Bacteria isn’t the only infection that can fatally strike down a brew. Other species of yeast like Brettanomyces Dekkera (known as Brett to their close friends) can also spoil a beer. In some more adventurous styles of beer like sours and lambics these yeasts can have starring roles, but in the average ale they are unwelcome contaminants. To complicate matters, Brett can survive at high alcohol percentages that normally slow down S. cerevisiae. This survival takes real metabolic effort, like a hard gym session. In this workout, Brett ‘sweats’ out a ton of byproducts, among which are phenols that can leave beer tasting like a ‘wet horse blanket’ and vinegary acetic acid.  

So between the double threat of fast-growing lacto bacteria and super strong Brett yeast, how do we ever expect to make high-quality beer? Infections can easily travel between tanks, ruining multiple batches in the process. In some breweries, even the yeast stocks can be contaminated, creating cycles of huge batches of defective beer.
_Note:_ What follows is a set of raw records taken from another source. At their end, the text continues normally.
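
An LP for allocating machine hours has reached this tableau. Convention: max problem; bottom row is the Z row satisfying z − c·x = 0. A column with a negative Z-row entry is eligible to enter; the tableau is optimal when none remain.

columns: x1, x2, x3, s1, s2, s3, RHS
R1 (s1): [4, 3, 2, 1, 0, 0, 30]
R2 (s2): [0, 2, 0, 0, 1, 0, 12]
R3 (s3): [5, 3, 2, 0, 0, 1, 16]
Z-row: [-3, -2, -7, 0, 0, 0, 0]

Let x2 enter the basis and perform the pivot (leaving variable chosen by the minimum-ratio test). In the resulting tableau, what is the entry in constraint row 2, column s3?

-2/3

Ratio test on column x2 — row 1: 30/3 = 10; row 2: 12/2 = 6; row 3: 16/3 = 16/3. Minimum is 16/3 at row 3 (s3 leaves); pivot element 3.
Divide row 3 by 3; eliminate column x2 from the other rows.
Row 2 update in column s3: 0 − 2·(1/3) = -2/3.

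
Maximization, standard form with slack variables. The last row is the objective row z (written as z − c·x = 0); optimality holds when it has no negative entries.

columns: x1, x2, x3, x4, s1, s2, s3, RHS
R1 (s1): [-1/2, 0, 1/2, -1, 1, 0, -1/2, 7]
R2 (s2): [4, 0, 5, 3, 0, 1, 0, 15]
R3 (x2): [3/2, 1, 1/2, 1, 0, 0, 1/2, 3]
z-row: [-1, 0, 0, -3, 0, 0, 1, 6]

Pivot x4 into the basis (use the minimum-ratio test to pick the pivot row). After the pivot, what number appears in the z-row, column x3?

3/2

Ratio test on column x4 — row 1: entry -1 ≤ 0; row 2: 15/3 = 5; row 3: 3/1 = 3. Minimum is 3 at row 3 (x2 leaves); pivot element 1.
Divide row 3 by 1; eliminate column x4 from the other rows.
z-row update in column x3: 0 − (-3)·(1/2) = 3/2.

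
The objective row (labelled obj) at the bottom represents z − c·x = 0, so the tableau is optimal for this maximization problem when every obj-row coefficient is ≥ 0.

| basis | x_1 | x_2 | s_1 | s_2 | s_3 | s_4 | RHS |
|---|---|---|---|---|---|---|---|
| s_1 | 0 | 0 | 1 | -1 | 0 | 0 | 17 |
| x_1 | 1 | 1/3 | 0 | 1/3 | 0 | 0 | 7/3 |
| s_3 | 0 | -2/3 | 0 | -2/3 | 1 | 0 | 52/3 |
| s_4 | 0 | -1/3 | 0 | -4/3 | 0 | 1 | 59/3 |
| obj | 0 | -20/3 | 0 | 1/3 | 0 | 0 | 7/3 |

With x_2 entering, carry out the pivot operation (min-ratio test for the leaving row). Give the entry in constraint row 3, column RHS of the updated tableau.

22

Ratio test on column x_2 — row 1: entry 0 ≤ 0; row 2: (7/3)/(1/3) = 7; row 3: entry -2/3 ≤ 0; row 4: entry -1/3 ≤ 0. Minimum is 7 at row 2 (x_1 leaves); pivot element 1/3.
Divide row 2 by 1/3; eliminate column x_2 from the other rows.
Row 3 update in column RHS: 52/3 − (-2/3)·7 = 22.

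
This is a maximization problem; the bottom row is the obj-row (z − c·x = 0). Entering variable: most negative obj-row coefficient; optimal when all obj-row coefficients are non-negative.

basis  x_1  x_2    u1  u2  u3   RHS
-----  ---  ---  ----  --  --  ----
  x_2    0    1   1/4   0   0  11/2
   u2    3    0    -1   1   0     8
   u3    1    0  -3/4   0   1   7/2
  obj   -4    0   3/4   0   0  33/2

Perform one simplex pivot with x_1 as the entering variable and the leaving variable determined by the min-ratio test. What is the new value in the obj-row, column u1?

-7/12

Ratio test on column x_1 — row 1: entry 0 ≤ 0; row 2: 8/3 = 8/3; row 3: (7/2)/1 = 7/2. Minimum is 8/3 at row 2 (u2 leaves); pivot element 3.
Divide row 2 by 3; eliminate column x_1 from the other rows.
obj-row update in column u1: 3/4 − (-4)·(-1/3) = -7/12.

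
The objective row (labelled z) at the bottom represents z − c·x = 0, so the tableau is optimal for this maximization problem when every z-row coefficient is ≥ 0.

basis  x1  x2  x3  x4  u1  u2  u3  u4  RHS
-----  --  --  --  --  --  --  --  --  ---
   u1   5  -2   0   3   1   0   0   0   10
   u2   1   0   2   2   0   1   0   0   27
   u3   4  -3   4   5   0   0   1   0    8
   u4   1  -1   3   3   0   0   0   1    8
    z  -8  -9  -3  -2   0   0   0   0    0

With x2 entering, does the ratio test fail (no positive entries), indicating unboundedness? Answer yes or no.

Every constraint-row entry in column x2 is ≤ 0, so increasing x2 is unbounded.

yes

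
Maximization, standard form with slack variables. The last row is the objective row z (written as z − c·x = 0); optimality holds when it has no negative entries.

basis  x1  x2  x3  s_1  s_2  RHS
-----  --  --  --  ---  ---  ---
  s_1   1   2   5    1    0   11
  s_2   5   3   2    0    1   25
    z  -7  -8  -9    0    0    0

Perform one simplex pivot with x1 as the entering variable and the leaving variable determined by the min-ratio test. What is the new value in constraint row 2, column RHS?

Ratio test on column x1 — row 1: 11/1 = 11; row 2: 25/5 = 5. Minimum is 5 at row 2 (s_2 leaves); pivot element 5.
Divide row 2 by 5; eliminate column x1 from the other rows.
In the new row 2, the RHS entry is the old entry divided by the pivot: 25/5 = 5.

5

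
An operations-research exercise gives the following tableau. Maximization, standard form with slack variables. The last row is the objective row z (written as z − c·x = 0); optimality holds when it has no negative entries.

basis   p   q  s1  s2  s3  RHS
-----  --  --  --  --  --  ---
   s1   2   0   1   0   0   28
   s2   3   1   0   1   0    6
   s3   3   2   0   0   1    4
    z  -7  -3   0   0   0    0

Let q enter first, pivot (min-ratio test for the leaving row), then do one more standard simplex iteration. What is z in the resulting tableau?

Ratio test on column q — row 1: entry 0 ≤ 0; row 2: 6/1 = 6; row 3: 4/2 = 2. Minimum is 2 at row 3 (s3 leaves); pivot element 2.
Pivot on row 3; the z-row RHS becomes 0 − (-3)·2 = 6.
Next entering variable (most negative z-row entry -5/2): p.
Ratio test on column p — row 1: 28/2 = 14; row 2: 4/(3/2) = 8/3; row 3: 2/(3/2) = 4/3. Minimum is 4/3 at row 3 (q leaves); pivot element 3/2.
After the second pivot the z-row RHS is 6 − (-5/2)·(4/3) = 28/3.

28/3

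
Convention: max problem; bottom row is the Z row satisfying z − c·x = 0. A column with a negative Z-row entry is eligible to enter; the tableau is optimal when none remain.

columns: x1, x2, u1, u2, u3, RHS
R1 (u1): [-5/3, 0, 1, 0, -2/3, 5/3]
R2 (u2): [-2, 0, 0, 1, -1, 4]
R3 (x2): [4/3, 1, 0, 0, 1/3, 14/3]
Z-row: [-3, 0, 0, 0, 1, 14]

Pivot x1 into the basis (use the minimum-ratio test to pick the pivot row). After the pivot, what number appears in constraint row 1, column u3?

-1/4

Ratio test on column x1 — row 1: entry -5/3 ≤ 0; row 2: entry -2 ≤ 0; row 3: (14/3)/(4/3) = 7/2. Minimum is 7/2 at row 3 (x2 leaves); pivot element 4/3.
Divide row 3 by 4/3; eliminate column x1 from the other rows.
Row 1 update in column u3: -2/3 − (-5/3)·(1/4) = -1/4.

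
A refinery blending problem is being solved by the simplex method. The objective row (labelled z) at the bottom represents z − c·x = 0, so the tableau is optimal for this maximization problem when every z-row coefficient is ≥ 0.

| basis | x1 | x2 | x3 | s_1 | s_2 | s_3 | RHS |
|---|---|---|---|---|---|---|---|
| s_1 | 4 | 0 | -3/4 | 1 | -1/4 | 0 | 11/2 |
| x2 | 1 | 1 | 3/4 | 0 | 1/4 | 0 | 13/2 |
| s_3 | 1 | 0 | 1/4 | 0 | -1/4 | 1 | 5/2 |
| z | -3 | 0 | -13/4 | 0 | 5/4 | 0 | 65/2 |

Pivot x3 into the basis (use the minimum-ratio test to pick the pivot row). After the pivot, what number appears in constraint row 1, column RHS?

Ratio test on column x3 — row 1: entry -3/4 ≤ 0; row 2: (13/2)/(3/4) = 26/3; row 3: (5/2)/(1/4) = 10. Minimum is 26/3 at row 2 (x2 leaves); pivot element 3/4.
Divide row 2 by 3/4; eliminate column x3 from the other rows.
Row 1 update in column RHS: 11/2 − (-3/4)·(26/3) = 12.

12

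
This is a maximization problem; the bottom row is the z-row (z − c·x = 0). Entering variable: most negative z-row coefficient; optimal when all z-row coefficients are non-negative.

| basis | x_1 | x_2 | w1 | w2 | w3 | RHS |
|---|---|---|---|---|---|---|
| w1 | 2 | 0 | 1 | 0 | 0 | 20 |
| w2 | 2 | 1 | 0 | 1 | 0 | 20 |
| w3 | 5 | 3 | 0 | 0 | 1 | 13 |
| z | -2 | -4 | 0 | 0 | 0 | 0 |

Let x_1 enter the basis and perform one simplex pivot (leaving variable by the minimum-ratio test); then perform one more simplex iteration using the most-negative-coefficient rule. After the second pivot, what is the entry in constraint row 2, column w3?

Ratio test on column x_1 — row 1: 20/2 = 10; row 2: 20/2 = 10; row 3: 13/5 = 13/5. Minimum is 13/5 at row 3 (w3 leaves); pivot element 5.
Divide row 3 by 5; eliminate column x_1 from the other rows.
Second iteration: most negative z-row entry is -14/5 in column x_2, so x_2 enters.
Ratio test on column x_2 — row 1: entry -6/5 ≤ 0; row 2: entry -1/5 ≤ 0; row 3: (13/5)/(3/5) = 13/3. Minimum is 13/3 at row 3 (x_1 leaves); pivot element 3/5.
Divide row 3 by 3/5; eliminate column x_2 from the other rows.
After both pivots, the entry at constraint row 2, column w3 is -1/3.

-1/3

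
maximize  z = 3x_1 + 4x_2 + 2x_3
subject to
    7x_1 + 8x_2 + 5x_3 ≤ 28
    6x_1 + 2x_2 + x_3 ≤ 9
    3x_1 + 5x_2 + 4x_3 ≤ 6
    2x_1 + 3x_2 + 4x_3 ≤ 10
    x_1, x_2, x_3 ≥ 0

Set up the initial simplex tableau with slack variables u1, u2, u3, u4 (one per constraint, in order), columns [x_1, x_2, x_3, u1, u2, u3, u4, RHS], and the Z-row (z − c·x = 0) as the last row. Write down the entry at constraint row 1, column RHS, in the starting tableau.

28

The RHS of constraint 1 is b_1 = 28.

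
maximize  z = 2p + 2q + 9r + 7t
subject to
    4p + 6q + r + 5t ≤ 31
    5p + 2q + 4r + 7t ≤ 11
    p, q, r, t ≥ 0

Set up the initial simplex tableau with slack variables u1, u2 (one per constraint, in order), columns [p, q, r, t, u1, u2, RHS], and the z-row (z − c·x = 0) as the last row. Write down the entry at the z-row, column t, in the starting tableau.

-7

The z-row carries the negated objective coefficients: the t entry is -7.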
Sterilizing our equipment before each brew prevents most infections, just like washing your hands is the best thing you can do. Aeronaut labs likes to think of this just like epidemiolocal problem. We’ve started using state-of-the-art molecular diagnostics to detect and stop infections in their tracks. 

We use a process called polymerase chain reaction (PCR) to detect these bacterial and yeast invaders, very similar to how doctors check for infections. This process searches out and amplifies small stretches of DNA from bacteria and yeast from a tiny sample of beer. First, a pair of primers – pieces of DNA specific only to the organisms we’re interested in – bind to the edges of these DNA stretches in the microbial genomes we want to detect. DNA polymerase comes in next to amplify this invading DNA, making millions of copies of any DNA in-between the primers. This process takes about two hours, and at the end we’re left with either beer free of any contamination, and zero amplified bacterial DNA, or a contaminated sample that has millions of copies of these primer-amplified DNA stretches from the bacteria.  

Schematic Diagram of the Veriflow Technology (via

Next, we have to peer into that sample and see if there is any amplified bacterial DNA. Luckily, these primers on all the DNA are designed specifically to attract small microscopic dye spheres. When we put the reaction a strip tests of paper, if we’ve made many copies, the dye-particles will be concentrated into a single line visible to the naked eye. No bacteria = no DNA amplification = no dye line–sort of like a pregnancy test for beer. We can use a whole set of different primer sets and tests for each contaminant we’re looking for. 

Clean beer
A rare, contaminated batch

We test our beer at Aeronaut during many stages using a PCR detection setup. First, all the yeast that we crop (yeast harvested during fermentation to reuse) and pitch (yeast added to raw unfermented beer) gets tested right here in our lab. Conditioned beers, brews that are barrel or cask aged, are especially vulnerable to contamination, so those get tested as well. Lastly, all beer that gets canned goes for testing. Of course a brewery started by scientists would be geeking out on testing everything we can about our yeast, but we hope you can see the final result in the consistent quality of the beer!

Hopefully this has been an enlightening look into how we make sure our beer is the highest quality and free from any foul-tasting contaminants. These tests for infections in beer are based on the same fundamental principles as tests for human viruses and bacteria. If it’s any solace, in Boston where scientists are everywhere (even running a brewery) tons of people are trained to do them.  Here’s to a day soon when swabs, pathogens, and PCR is the last thing on our minds as we’re enjoying a delicious beer together. 

Steve Reilly is currently a researcher at the Broad institute of Harvard and MIT where he studies genomics and evolution, he is also a co-owner at Aeronaut.